Swedish officials are coming to a similar conclusion, saying that as many as 80,000 of the mainly young men who have gone to Sweden as ‘refugees’ in the past year alone are no such thing.

Now there are the usual attempts to crowd-please from certain politicians and officials who are talking about how they might have to deport these people. But they won’t, will they? Does anybody honestly believe that the Swedish authorities are currently preparing to deport 80,000 fake asylum seekers from their country?

Or let us assume that the 60pc figure is correct for Germany and that 60pc of the people who have arrived in Germany in the past year alone should not be there. Given that it has taken in more than a million people in the last twelve months, is Germany now going to deport as many as three quarters of a million fake asylum seekers from its territory? Of course not. They will not even attempt it. Everybody in Europe knows that. And everybody following events and weighing up their chances from outside Europe knows that.

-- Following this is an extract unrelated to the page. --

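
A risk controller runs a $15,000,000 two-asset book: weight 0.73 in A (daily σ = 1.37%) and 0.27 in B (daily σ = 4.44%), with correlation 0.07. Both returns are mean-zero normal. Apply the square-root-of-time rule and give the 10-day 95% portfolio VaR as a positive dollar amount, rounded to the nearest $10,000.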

Everybody on earth now knows that Europe’s present leaders lack either the will or the means to enforce their own laws. So more people will come next year, and the year after that and the year after that. All in the knowledge that once you’re in, you’re in. If the facts were otherwise then Sweden, Germany and other countries across the continent would currently be preparing to ship hundreds of thousands of people out of Europe and back to their countries of origin. But they’re not.

And so the numbers coming in will increase, and the politicians will keep posing, and the European peoples will rightly get more and more enraged at the fact that their continent is being taken away from them. Eventually perhaps even the constant bogeyman warnings about the ‘far-right’ will lose their capacity to scare. Not good times ahead, I’d say.

Still, at least we all listened to Benedict Cumberbatch.